As Maclean’s reports:

In 2015, the Truth and Reconciliation Commission released a report that outlined 94 calls to action for the Canadian government. More than a dozen directly addressed shortcomings in the education system, from elementary school to post-secondary. “Institutions of higher learning are getting it: Indigenous knowledge is valid knowledge,” says Charlene Bearhead, education lead for the National Centre for Truth and Reconciliation at the University of Manitoba. Here are some schools doing exemplary work.

University of Manitoba, Winnipeg

Native studies, three- or four-year B.A.

students-on-aboriginal-day-at-u-of-m-mike-latshislaw

Aboriginal day on campus // Photo: Mike Latshislaw

From April to September in 2012, Leo Baskatawang walked from Vancouver to Ottawa with a copy of the Indian Act chained to his waist. A veteran of the Iraq war, he called it “March 4 Justice,” and he was protesting both the existence of the Act and the lack of Indigenous representation in Parliament. Then 33, he’d come a long way since quitting university. “After I dropped out in the second year of my undergraduate program, I had feelings of shame and guilt; I felt like I had become the very statistic I had read about Indigenous peoples in textbooks.”

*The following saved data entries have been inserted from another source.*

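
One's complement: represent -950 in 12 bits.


Original: 001110110110
Invert all bits:
  bit 0: 0 → 1
  bit 1: 0 → 1
  bit 2: 1 → 0
  bit 3: 1 → 0
  bit 4: 1 → 0
  bit 5: 0 → 1
  bit 6: 1 → 0
  bit 7: 1 → 0
  bit 8: 0 → 1
  bit 9: 1 → 0
  bit 10: 1 → 0
  bit 11: 0 → 1
= 110001001001


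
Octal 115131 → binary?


Each octal digit → 3 binary bits:
  1 = 001
  1 = 001
  5 = 101
  1 = 001
  3 = 011
  1 = 001
Concatenate: 001 001 101 001 011 001
= 001001101001011001


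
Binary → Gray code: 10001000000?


Binary: 10001000000
Gray code: G = B XOR (B >> 1)
B >> 1 = 01000100000
10001000000 XOR 01000100000:
  1 XOR 0 = 1
  0 XOR 1 = 1
  0 XOR 0 = 0
  0 XOR 0 = 0
  1 XOR 0 = 1
  0 XOR 1 = 1
  0 XOR 0 = 0
  0 XOR 0 = 0
  0 XOR 0 = 0
  0 XOR 0 = 0
  0 XOR 0 = 0
= 11001100000


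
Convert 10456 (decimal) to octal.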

So he joined the U.S. army. “That military experience equipped me with the life skills I needed to succeed in school.” He later returned to take the Native studies program at the U of M, completing a bachelor’s degree and a master’s, and is now pursuing a Ph.D.

Niigaan Sinclair, associate professor and acting head of the department, says many students go on to work for Indigenous non-profit organizations and advocacy groups. “In this atmosphere of resource extraction and climate change, it’s only natural that once you learn about Native studies, you want to take action.”

In 2008, Belinda Nicholson, then 26, was at U of M studying science and considering a nursing program; one of the requirements was a Native studies course. She had enjoyed her courses to that point, but felt disconnected from the material. Completing Native studies inspired her to change her major. Although Nicholson, a graduate student and co-president of the Native Studies Graduate Student Association, is not Indigenous, she was deeply moved by the program, which covered everything from residential schools to the lack of clean water in Canada’s Indigenous communities. “My Native studies class changed everything for me. It was the first time I’ve felt so personally drawn to a course’s topics, and so horrified of the things I had not known as a Canadian.”

In 2013, she graduated with an advanced double major in Native studies and psychology. From psychology, she gained an understanding of basic human behaviour, and from Native studies, she says, a critical eye for privilege, race and racism.